Reynolds is regarded in business circles as "a real player," a proven winner, the man with the Midas touch. He is repeatedly described as "brilliant" by his peers. Yet, he remains an enigma. The same man who lies on the ground in a $1,000 suit while playing with baby chicks is also revered as a "shrewd" and sometimes even "ruthless" negotiator. But, out of respect for his business acumen, he is often presented with potentially lucrative deals.
"My contacts call and tell me about an opportunity," Reynolds says. "I probably get 10 calls a week. I don't look at 90 percent of the deals. I don't ever get involved in a business where there's only a chance of a 50 percent profit. If I can't see a multiple return, I don't do it."
Finally, there's the matter of managing 50 or more business interests scattered throughout the country and world. The task must be daunting.
"Well, obviously I don't stay on top of everything. I will contact the chief executive officers twice a month; if the company is struggling, I'll communicate with them three times per week. I'm faxed reports that give me an overview of how things are operating. And I'll fly to each of the locations whenever possible. It's pretty simple," he says modestly.
Even with his newly acquired interests throughout the country, Reynolds' ties to the region remain strong. In Huntington, he not only maintains the headquarters for Champion Industries, but also owns McCorkle Machine Shop, American Babbit Bearing, Stationers and, most recently, Prichard Electric. He is also a majority owner of the Radisson Hotel. In Bluefield, West Virginia he owns Bluefield Gear and in Gallipolis, Ohio he controls 4,000 acres of farmland with nearly 1,000 head of Black Angus cattle.

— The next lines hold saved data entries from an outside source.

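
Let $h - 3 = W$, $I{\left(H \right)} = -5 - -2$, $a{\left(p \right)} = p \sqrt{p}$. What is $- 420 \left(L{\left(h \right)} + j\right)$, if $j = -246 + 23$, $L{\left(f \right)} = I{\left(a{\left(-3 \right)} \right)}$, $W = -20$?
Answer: $94920$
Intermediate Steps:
$a{\left(p \right)} = p^{\frac{3}{2}}$
$I{\left(H \right)} = -3$ ($I{\left(H \right)} = -5 + 2 = -3$)
$h = -17$ ($h = 3 - 20 = -17$)
$L{\left(f \right)} = -3$
$j = -223$
$- 420 \left(L{\left(h \right)} + j\right) = - 420 \left(-3 - 223\right) = \left(-420\right) \left(-226\right) = 94920$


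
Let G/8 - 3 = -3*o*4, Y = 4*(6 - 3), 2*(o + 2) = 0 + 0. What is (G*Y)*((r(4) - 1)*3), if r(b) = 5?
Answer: 31104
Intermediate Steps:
o = -2 (o = -2 + (0 + 0)/2 = -2 + (1/2)*0 = -2 + 0 = -2)
Y = 12 (Y = 4*3 = 12)
G = 216 (G = 24 + 8*(-3*(-2)*4) = 24 + 8*(6*4) = 24 + 8*24 = 24 + 192 = 216)
(G*Y)*((r(4) - 1)*3) = (216*12)*((5 - 1)*3) = 2592*(4*3) = 2592*12 = 31104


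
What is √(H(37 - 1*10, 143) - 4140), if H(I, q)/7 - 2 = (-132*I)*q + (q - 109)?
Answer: 18*I*√11023 ≈ 1889.8*I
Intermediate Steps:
H(I, q) = -749 + 7*q - 924*I*q (H(I, q) = 14 + 7*((-132*I)*q + (q - 109)) = 14 + 7*(-132*I*q + (-109 + q)) = 14 + 7*(-109 + q - 132*I*q) = 14 + (-763 + 7*q - 924*I*q) = -749 + 7*q - 924*I*q)
√(H(37 - 1*10, 143) - 4140) = √((-749 + 7*143 - 924*(37 - 1*10)*143) - 4140) = √((-749 + 1001 - 924*(37 - 10)*143) - 4140) = √((-749 + 1001 - 924*27*143) - 4140) = √((-749 + 1001 - 3567564) - 4140) = √(-3567312 - 4140) = √(-3571452) = 18*I*√11023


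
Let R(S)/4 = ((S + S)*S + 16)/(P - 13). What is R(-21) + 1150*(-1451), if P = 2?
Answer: -18358742/11 ≈ -1.6690e+6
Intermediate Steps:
R(S) = -64/11 - 8*S²/11 (R(S) = 4*(((S + S)*S + 16)/(2 - 13)) = 4*(((2*S)*S + 16)/(-11)) = 4*((2*S² + 16)*(-1/11)) = 4*((16 + 2*S²)*(-1/11)) = 4*(-16/11 - 2*S²/11) = -64/11 - 8*S²/11)
R(-21) + 1150*(-1451) = (-64/11 - 8/11*(-21)²) + 1150*(-1451) = (-64/11 - 8/11*441) - 1668650 = (-64/11 - 3528/11) - 1668650 = -3592/11 - 1668650 = -18358742/11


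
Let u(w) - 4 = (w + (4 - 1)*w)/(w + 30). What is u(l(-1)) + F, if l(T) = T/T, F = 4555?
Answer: 141333/31 ≈ 4559.1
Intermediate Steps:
l(T) = 1
u(w) = 4 + 4*w/(30 + w) (u(w) = 4 + (w + (4 - 1)*w)/(w + 30) = 4 + (w + 3*w)/(30 + w) = 4 + (4*w)/(30 + w) = 4 + 4*w/(30 + w))
u(l(-1)) + F = 8*(15 + 1)/(30 + 1) + 4555 = 8*16/31 + 4555 = 8*(1/31)*16 + 4555 = 128/31 + 4555 = 141333/31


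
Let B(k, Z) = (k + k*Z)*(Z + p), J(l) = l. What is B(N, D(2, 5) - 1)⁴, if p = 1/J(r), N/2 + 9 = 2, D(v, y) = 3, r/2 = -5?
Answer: 25344958401/625 ≈ 4.0552e+7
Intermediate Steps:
r = -10 (r = 2*(-5) = -10)
N = -14 (N = -18 + 2*2 = -18 + 4 = -14)
p = -⅒ (p = 1/(-10) = -⅒ ≈ -0.10000)
B(k, Z) = (-⅒ + Z)*(k + Z*k) (B(k, Z) = (k + k*Z)*(Z - ⅒) = (k + Z*k)*(-⅒ + Z) = (-⅒ + Z)*(k + Z*k))
B(N, D(2, 5) - 1)⁴ = ((⅒)*(-14)*(-1 + 9*(3 - 1) + 10*(3 - 1)²))⁴ = ((⅒)*(-14)*(-1 + 9*2 + 10*2²))⁴ = ((⅒)*(-14)*(-1 + 18 + 10*4))⁴ = ((⅒)*(-14)*(-1 + 18 + 40))⁴ = ((⅒)*(-14)*57)⁴ = (-399/5)⁴ = 25344958401/625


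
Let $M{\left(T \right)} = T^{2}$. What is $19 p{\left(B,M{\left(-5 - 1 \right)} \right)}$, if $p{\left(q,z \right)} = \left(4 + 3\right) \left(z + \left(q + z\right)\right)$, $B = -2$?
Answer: $9310$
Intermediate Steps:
$p{\left(q,z \right)} = 7 q + 14 z$ ($p{\left(q,z \right)} = 7 \left(q + 2 z\right) = 7 q + 14 z$)
$19 p{\left(B,M{\left(-5 - 1 \right)} \right)} = 19 \left(7 \left(-2\right) + 14 \left(-5 - 1\right)^{2}\right) = 19 \left(-14 + 14 \left(-5 - 1\right)^{2}\right) = 19 \left(-14 + 14 \left(-6\right)^{2}\right) = 19 \left(-14 + 14 \cdot 36\right) = 19 \left(-14 + 504\right) = 19 \cdot 490 = 9310$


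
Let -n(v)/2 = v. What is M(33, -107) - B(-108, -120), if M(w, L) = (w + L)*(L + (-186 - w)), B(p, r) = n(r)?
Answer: 23884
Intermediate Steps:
n(v) = -2*v
B(p, r) = -2*r
M(w, L) = (L + w)*(-186 + L - w)
M(33, -107) - B(-108, -120) = ((-107)² - 1*33² - 186*(-107) - 186*33) - (-2)*(-120) = (11449 - 1*1089 + 19902 - 6138) - 1*240 = (11449 - 1089 + 19902 - 6138) - 240 = 24124 - 240 = 23884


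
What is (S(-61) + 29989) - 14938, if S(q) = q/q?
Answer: 15052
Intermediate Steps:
S(q) = 1
(S(-61) + 29989) - 14938 = (1 + 29989) - 14938 = 29990 - 14938 = 15052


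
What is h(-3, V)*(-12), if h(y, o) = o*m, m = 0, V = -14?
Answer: 0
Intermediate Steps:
h(y, o) = 0 (h(y, o) = o*0 = 0)
h(-3, V)*(-12) = 0*(-12) = 0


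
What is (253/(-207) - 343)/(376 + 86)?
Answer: -1549/2079 ≈ -0.74507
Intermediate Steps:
(253/(-207) - 343)/(376 + 86) = (253*(-1/207) - 343)/462 = (-11/9 - 343)*(1/462) = -3098/9*1/462 = -1549/2079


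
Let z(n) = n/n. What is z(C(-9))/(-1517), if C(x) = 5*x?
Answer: -1/1517 ≈ -0.00065920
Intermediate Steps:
z(n) = 1
z(C(-9))/(-1517) = 1/(-1517) = 1*(-1/1517) = -1/1517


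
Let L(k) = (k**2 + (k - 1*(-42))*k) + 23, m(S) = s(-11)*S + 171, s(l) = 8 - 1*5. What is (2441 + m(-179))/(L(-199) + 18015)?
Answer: 2075/88882 ≈ 0.023346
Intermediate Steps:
s(l) = 3 (s(l) = 8 - 5 = 3)
m(S) = 171 + 3*S (m(S) = 3*S + 171 = 171 + 3*S)
L(k) = 23 + k**2 + k*(42 + k) (L(k) = (k**2 + (k + 42)*k) + 23 = (k**2 + (42 + k)*k) + 23 = (k**2 + k*(42 + k)) + 23 = 23 + k**2 + k*(42 + k))
(2441 + m(-179))/(L(-199) + 18015) = (2441 + (171 + 3*(-179)))/((23 + 2*(-199)**2 + 42*(-199)) + 18015) = (2441 + (171 - 537))/((23 + 2*39601 - 8358) + 18015) = (2441 - 366)/((23 + 79202 - 8358) + 18015) = 2075/(70867 + 18015) = 2075/88882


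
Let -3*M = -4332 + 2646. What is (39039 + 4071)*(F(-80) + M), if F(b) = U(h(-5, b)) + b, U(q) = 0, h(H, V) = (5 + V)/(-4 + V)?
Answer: 20779020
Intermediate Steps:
h(H, V) = (5 + V)/(-4 + V)
M = 562 (M = -(-4332 + 2646)/3 = -⅓*(-1686) = 562)
F(b) = b (F(b) = 0 + b = b)
(39039 + 4071)*(F(-80) + M) = (39039 + 4071)*(-80 + 562) = 43110*482 = 20779020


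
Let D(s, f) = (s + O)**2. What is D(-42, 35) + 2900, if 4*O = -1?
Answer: 74961/16 ≈ 4685.1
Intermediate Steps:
O = -1/4 (O = (1/4)*(-1) = -1/4 ≈ -0.25000)
D(s, f) = (-1/4 + s)**2 (D(s, f) = (s - 1/4)**2 = (-1/4 + s)**2)
D(-42, 35) + 2900 = (-1 + 4*(-42))**2/16 + 2900 = (-1 - 168)**2/16 + 2900 = (1/16)*(-169)**2 + 2900 = (1/16)*28561 + 2900 = 28561/16 + 2900 = 74961/16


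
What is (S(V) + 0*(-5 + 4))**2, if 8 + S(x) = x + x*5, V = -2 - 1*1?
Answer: 676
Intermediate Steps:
V = -3 (V = -2 - 1 = -3)
S(x) = -8 + 6*x (S(x) = -8 + (x + x*5) = -8 + (x + 5*x) = -8 + 6*x)
(S(V) + 0*(-5 + 4))**2 = ((-8 + 6*(-3)) + 0*(-5 + 4))**2 = ((-8 - 18) + 0*(-1))**2 = (-26 + 0)**2 = (-26)**2 = 676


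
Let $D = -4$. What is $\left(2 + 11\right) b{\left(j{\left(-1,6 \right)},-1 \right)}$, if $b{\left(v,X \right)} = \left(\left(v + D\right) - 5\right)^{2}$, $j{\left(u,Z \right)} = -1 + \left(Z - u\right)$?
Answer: $117$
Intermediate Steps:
$j{\left(u,Z \right)} = -1 + Z - u$
$b{\left(v,X \right)} = \left(-9 + v\right)^{2}$ ($b{\left(v,X \right)} = \left(\left(v - 4\right) - 5\right)^{2} = \left(\left(-4 + v\right) - 5\right)^{2} = \left(-9 + v\right)^{2}$)
$\left(2 + 11\right) b{\left(j{\left(-1,6 \right)},-1 \right)} = \left(2 + 11\right) \left(-9 - -6\right)^{2} = 13 \left(-9 + \left(-1 + 6 + 1\right)\right)^{2} = 13 \left(-9 + 6\right)^{2} = 13 \left(-3\right)^{2} = 13 \cdot 9 = 117$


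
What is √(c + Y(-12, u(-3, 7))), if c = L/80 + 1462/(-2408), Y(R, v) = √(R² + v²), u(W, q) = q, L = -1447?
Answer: √(-366415 + 19600*√193)/140 ≈ 2.1914*I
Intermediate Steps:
c = -10469/560 (c = -1447/80 + 1462/(-2408) = -1447*1/80 + 1462*(-1/2408) = -1447/80 - 17/28 = -10469/560 ≈ -18.695)
√(c + Y(-12, u(-3, 7))) = √(-10469/560 + √((-12)² + 7²)) = √(-10469/560 + √(144 + 49)) = √(-10469/560 + √193)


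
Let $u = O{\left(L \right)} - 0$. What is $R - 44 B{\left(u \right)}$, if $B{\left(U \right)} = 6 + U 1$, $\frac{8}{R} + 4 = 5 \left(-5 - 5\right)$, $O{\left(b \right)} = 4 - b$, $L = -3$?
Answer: $- \frac{15448}{27} \approx -572.15$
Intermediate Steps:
$u = 7$ ($u = \left(4 - -3\right) - 0 = \left(4 + 3\right) + 0 = 7 + 0 = 7$)
$R = - \frac{4}{27}$ ($R = \frac{8}{-4 + 5 \left(-5 - 5\right)} = \frac{8}{-4 + 5 \left(-10\right)} = \frac{8}{-4 - 50} = \frac{8}{-54} = 8 \left(- \frac{1}{54}\right) = - \frac{4}{27} \approx -0.14815$)
$B{\left(U \right)} = 6 + U$
$R - 44 B{\left(u \right)} = - \frac{4}{27} - 44 \left(6 + 7\right) = - \frac{4}{27} - 572 = - \frac{15448}{27}$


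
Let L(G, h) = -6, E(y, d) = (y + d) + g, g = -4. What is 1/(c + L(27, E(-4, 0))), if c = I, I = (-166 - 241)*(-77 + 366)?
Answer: -1/117629 ≈ -8.5013e-6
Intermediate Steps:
E(y, d) = -4 + d + y (E(y, d) = (y + d) - 4 = (d + y) - 4 = -4 + d + y)
I = -117623 (I = -407*289 = -117623)
c = -117623
1/(c + L(27, E(-4, 0))) = 1/(-117623 - 6) = 1/(-117629) = -1/117629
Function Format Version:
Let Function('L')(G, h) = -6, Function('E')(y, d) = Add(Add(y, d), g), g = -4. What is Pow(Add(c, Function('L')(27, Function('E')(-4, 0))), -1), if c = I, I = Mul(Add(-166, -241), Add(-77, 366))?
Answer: Rational(-1, 117629) ≈ -8.5013e-6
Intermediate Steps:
Function('E')(y, d) = Add(-4, d, y) (Function('E')(y, d) = Add(Add(y, d), -4) = Add(Add(d, y), -4) = Add(-4, d, y))
I = -117623 (I = Mul(-407, 289) = -117623)
c = -117623
Pow(Add(c, Function('L')(27, Function('E')(-4, 0))), -1) = Pow(Add(-117623, -6), -1) = Pow(-117629, -1) = Rational(-1, 117629)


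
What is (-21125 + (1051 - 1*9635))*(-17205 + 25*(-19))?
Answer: 525255120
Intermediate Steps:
(-21125 + (1051 - 1*9635))*(-17205 + 25*(-19)) = (-21125 + (1051 - 9635))*(-17205 - 475) = (-21125 - 8584)*(-17680) = -29709*(-17680) = 525255120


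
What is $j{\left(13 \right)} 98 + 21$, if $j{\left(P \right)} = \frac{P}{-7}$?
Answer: $-161$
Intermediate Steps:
$j{\left(P \right)} = - \frac{P}{7}$ ($j{\left(P \right)} = P \left(- \frac{1}{7}\right) = - \frac{P}{7}$)
$j{\left(13 \right)} 98 + 21 = \left(- \frac{1}{7}\right) 13 \cdot 98 + 21 = \left(- \frac{13}{7}\right) 98 + 21 = -182 + 21 = -161$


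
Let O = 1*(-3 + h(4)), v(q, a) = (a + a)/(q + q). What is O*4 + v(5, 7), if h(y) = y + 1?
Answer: 47/5 ≈ 9.4000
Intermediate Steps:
v(q, a) = a/q (v(q, a) = (2*a)/((2*q)) = (2*a)*(1/(2*q)) = a/q)
h(y) = 1 + y
O = 2 (O = 1*(-3 + (1 + 4)) = 1*(-3 + 5) = 1*2 = 2)
O*4 + v(5, 7) = 2*4 + 7/5 = 8 + 7*(⅕) = 8 + 7/5 = 47/5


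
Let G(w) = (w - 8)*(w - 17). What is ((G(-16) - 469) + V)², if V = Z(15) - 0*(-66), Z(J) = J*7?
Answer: 183184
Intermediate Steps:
G(w) = (-17 + w)*(-8 + w) (G(w) = (-8 + w)*(-17 + w) = (-17 + w)*(-8 + w))
Z(J) = 7*J
V = 105 (V = 7*15 - 0*(-66) = 105 - 1*0 = 105 + 0 = 105)
((G(-16) - 469) + V)² = (((136 + (-16)² - 25*(-16)) - 469) + 105)² = (((136 + 256 + 400) - 469) + 105)² = ((792 - 469) + 105)² = (323 + 105)² = 428² = 183184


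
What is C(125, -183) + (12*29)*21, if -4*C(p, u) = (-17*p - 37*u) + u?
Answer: 24769/4 ≈ 6192.3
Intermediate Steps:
C(p, u) = 9*u + 17*p/4 (C(p, u) = -((-17*p - 37*u) + u)/4 = -((-37*u - 17*p) + u)/4 = -(-36*u - 17*p)/4 = 9*u + 17*p/4)
C(125, -183) + (12*29)*21 = (9*(-183) + (17/4)*125) + (12*29)*21 = (-1647 + 2125/4) + 348*21 = -4463/4 + 7308 = 24769/4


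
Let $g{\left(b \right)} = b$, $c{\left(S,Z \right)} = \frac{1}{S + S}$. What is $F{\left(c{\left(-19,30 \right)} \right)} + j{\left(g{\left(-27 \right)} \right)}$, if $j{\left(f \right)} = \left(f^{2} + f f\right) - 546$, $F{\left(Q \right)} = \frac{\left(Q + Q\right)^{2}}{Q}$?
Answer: $\frac{17326}{19} \approx 911.89$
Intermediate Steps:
$c{\left(S,Z \right)} = \frac{1}{2 S}$
$F{\left(Q \right)} = 4 Q$ ($F{\left(Q \right)} = \frac{\left(2 Q\right)^{2}}{Q} = \frac{4 Q^{2}}{Q} = 4 Q$)
$j{\left(f \right)} = -546 + 2 f^{2}$ ($j{\left(f \right)} = \left(f^{2} + f^{2}\right) - 546 = 2 f^{2} - 546 = -546 + 2 f^{2}$)
$F{\left(c{\left(-19,30 \right)} \right)} + j{\left(g{\left(-27 \right)} \right)} = 4 \frac{1}{2 \left(-19\right)} - \left(546 - 2 \left(-27\right)^{2}\right) = 4 \cdot \frac{1}{2} \left(- \frac{1}{19}\right) + \left(-546 + 2 \cdot 729\right) = 4 \left(- \frac{1}{38}\right) + \left(-546 + 1458\right) = - \frac{2}{19} + 912 = \frac{17326}{19}$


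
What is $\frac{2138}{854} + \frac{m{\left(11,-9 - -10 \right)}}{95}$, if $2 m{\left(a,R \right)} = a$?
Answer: $\frac{207807}{81130} \approx 2.5614$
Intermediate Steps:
$m{\left(a,R \right)} = \frac{a}{2}$
$\frac{2138}{854} + \frac{m{\left(11,-9 - -10 \right)}}{95} = \frac{2138}{854} + \frac{\frac{1}{2} \cdot 11}{95} = 2138 \cdot \frac{1}{854} + \frac{11}{2} \cdot \frac{1}{95} = \frac{1069}{427} + \frac{11}{190} = \frac{207807}{81130}$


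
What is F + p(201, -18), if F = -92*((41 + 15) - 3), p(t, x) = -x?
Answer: -4858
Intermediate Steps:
F = -4876 (F = -92*(56 - 3) = -92*53 = -4876)
F + p(201, -18) = -4876 - 1*(-18) = -4876 + 18 = -4858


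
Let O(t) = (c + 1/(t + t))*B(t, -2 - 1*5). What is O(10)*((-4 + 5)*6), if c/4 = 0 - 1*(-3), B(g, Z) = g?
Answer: 723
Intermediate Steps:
c = 12 (c = 4*(0 - 1*(-3)) = 4*(0 + 3) = 4*3 = 12)
O(t) = t*(12 + 1/(2*t)) (O(t) = (12 + 1/(t + t))*t = (12 + 1/(2*t))*t = t*(12 + 1/(2*t)))
O(10)*((-4 + 5)*6) = (½ + 12*10)*((-4 + 5)*6) = (½ + 120)*(1*6) = (241/2)*6 = 723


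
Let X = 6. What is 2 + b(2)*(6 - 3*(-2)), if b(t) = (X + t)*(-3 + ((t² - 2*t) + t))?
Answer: -94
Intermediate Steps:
b(t) = (6 + t)*(-3 + t² - t) (b(t) = (6 + t)*(-3 + ((t² - 2*t) + t)) = (6 + t)*(-3 + (t² - t)) = (6 + t)*(-3 + t² - t))
2 + b(2)*(6 - 3*(-2)) = 2 + (-18 + 2³ - 9*2 + 5*2²)*(6 - 3*(-2)) = 2 + (-18 + 8 - 18 + 5*4)*(6 - 1*(-6)) = 2 + (-18 + 8 - 18 + 20)*(6 + 6) = 2 - 8*12 = 2 - 96 = -94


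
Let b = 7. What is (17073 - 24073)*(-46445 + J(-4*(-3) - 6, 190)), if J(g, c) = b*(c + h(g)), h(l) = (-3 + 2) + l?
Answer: 315560000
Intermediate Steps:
h(l) = -1 + l
J(g, c) = -7 + 7*c + 7*g (J(g, c) = 7*(c + (-1 + g)) = 7*(-1 + c + g) = -7 + 7*c + 7*g)
(17073 - 24073)*(-46445 + J(-4*(-3) - 6, 190)) = (17073 - 24073)*(-46445 + (-7 + 7*190 + 7*(-4*(-3) - 6))) = -7000*(-46445 + (-7 + 1330 + 7*(12 - 6))) = -7000*(-46445 + (-7 + 1330 + 7*6)) = -7000*(-46445 + (-7 + 1330 + 42)) = -7000*(-46445 + 1365) = -7000*(-45080) = 315560000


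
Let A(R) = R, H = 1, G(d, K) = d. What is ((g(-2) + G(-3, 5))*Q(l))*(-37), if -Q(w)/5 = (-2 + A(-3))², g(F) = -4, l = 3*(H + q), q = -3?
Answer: -32375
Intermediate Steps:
l = -6 (l = 3*(1 - 3) = 3*(-2) = -6)
Q(w) = -125 (Q(w) = -5*(-2 - 3)² = -5*(-5)² = -5*25 = -125)
((g(-2) + G(-3, 5))*Q(l))*(-37) = ((-4 - 3)*(-125))*(-37) = -7*(-125)*(-37) = 875*(-37) = -32375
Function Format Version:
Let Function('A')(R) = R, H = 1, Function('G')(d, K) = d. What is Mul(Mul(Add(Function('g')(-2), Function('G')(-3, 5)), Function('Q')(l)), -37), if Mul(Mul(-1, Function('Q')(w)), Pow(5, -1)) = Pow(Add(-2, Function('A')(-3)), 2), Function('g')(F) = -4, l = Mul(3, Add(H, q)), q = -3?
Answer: -32375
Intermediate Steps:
l = -6 (l = Mul(3, Add(1, -3)) = Mul(3, -2) = -6)
Function('Q')(w) = -125 (Function('Q')(w) = Mul(-5, Pow(Add(-2, -3), 2)) = Mul(-5, Pow(-5, 2)) = Mul(-5, 25) = -125)
Mul(Mul(Add(Function('g')(-2), Function('G')(-3, 5)), Function('Q')(l)), -37) = Mul(Mul(Add(-4, -3), -125), -37) = Mul(Mul(-7, -125), -37) = Mul(875, -37) = -32375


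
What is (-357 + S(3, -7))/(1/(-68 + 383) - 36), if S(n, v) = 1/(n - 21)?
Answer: 224945/22678 ≈ 9.9191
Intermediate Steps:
S(n, v) = 1/(-21 + n)
(-357 + S(3, -7))/(1/(-68 + 383) - 36) = (-357 + 1/(-21 + 3))/(1/(-68 + 383) - 36) = (-357 + 1/(-18))/(1/315 - 36) = (-357 - 1/18)/(1/315 - 36) = -6427/(18*(-11339/315)) = -6427/18*(-315/11339) = 224945/22678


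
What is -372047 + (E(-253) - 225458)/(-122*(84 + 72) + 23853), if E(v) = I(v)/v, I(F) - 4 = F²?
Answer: -453847667398/1219713 ≈ -3.7209e+5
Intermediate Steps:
I(F) = 4 + F²
E(v) = (4 + v²)/v
-372047 + (E(-253) - 225458)/(-122*(84 + 72) + 23853) = -372047 + ((-253 + 4/(-253)) - 225458)/(-122*(84 + 72) + 23853) = -372047 + ((-253 + 4*(-1/253)) - 225458)/(-122*156 + 23853) = -372047 + ((-253 - 4/253) - 225458)/(-19032 + 23853) = -372047 + (-64013/253 - 225458)/4821 = -372047 - 57104887/253*1/4821 = -372047 - 57104887/1219713 = -453847667398/1219713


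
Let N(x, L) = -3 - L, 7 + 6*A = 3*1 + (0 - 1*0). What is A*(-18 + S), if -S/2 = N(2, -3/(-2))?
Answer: 6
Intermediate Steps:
A = -2/3 (A = -7/6 + (3*1 + (0 - 1*0))/6 = -7/6 + (3 + (0 + 0))/6 = -7/6 + (3 + 0)/6 = -7/6 + (1/6)*3 = -7/6 + 1/2 = -2/3 ≈ -0.66667)
S = 9 (S = -2*(-3 - (-3)/(-2)) = -2*(-3 - (-3)*(-1)/2) = -2*(-3 - 1*3/2) = -2*(-3 - 3/2) = -2*(-9/2) = 9)
A*(-18 + S) = -2*(-18 + 9)/3 = -2/3*(-9) = 6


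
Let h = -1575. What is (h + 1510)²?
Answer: 4225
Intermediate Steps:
(h + 1510)² = (-1575 + 1510)² = (-65)² = 4225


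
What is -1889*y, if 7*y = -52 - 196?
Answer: 468472/7 ≈ 66925.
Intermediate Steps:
y = -248/7 (y = (-52 - 196)/7 = (⅐)*(-248) = -248/7 ≈ -35.429)
-1889*y = -1889*(-248/7) = 468472/7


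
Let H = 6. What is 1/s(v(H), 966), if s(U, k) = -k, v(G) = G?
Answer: -1/966 ≈ -0.0010352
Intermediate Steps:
1/s(v(H), 966) = 1/(-1*966) = 1/(-966) = -1/966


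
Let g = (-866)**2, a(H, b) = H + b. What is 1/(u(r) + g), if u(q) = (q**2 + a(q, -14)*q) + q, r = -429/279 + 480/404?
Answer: 88228449/66167877138269 ≈ 1.3334e-6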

With such phenomenal success and notoriety, Reynolds is often the subject of speculation and rumor. The latest word on the street has Reynolds interested in buying back the KeyCenturion banks he sold to Bank One in 1993. Is it true?
"Well, let me say this. Bank One has never called me and told me they were interested in selling because if they did I would try to buy them. Bank One's mode of doing business doesn't lend itself to smaller communities. Our mode of business does."
And what about the rumor that Reynolds has been asked to manage a portfolio of companies, much like a mutual fund, for a large brokerage firm?
"I probably will do that next year..."
There's a bit of irony in the fact that Marshall Reynolds acquired the railroad division of a New York Stock Exchange company. After all, Reynolds was the kid from Huntington, West Virginia who grew up on the wrong side of the tracks. He wasn't supposed to cross that boundary. The banks made that perfectly clear when he went shopping for a small loan back in 1965. It's hard for him to forget the "suits" who turned him away.
Today, the former clean-up boy at Chapman Printing owns the company and dozens of others. He can still be found most days at his humble, cluttered office in Huntington plying the deals that transformed him into a multi-millionaire. His nights never seem to end but for Reynolds, the work is his lifeblood. "Work is only work if you'd rather be doing something else," he says. "It's exciting and we're still having fun."
But even today, after all his success and charitable contributions to the region, his name still draws the disfavor of some in Huntington. Whether they object to his irreverent style, his rebellious nature or his vast accumulation of "new money," he is often viewed by the socialites as an outsider. But, Reynolds wouldn't have it any other way. That's what keeps him moving. That's what drives him past those confining boundaries.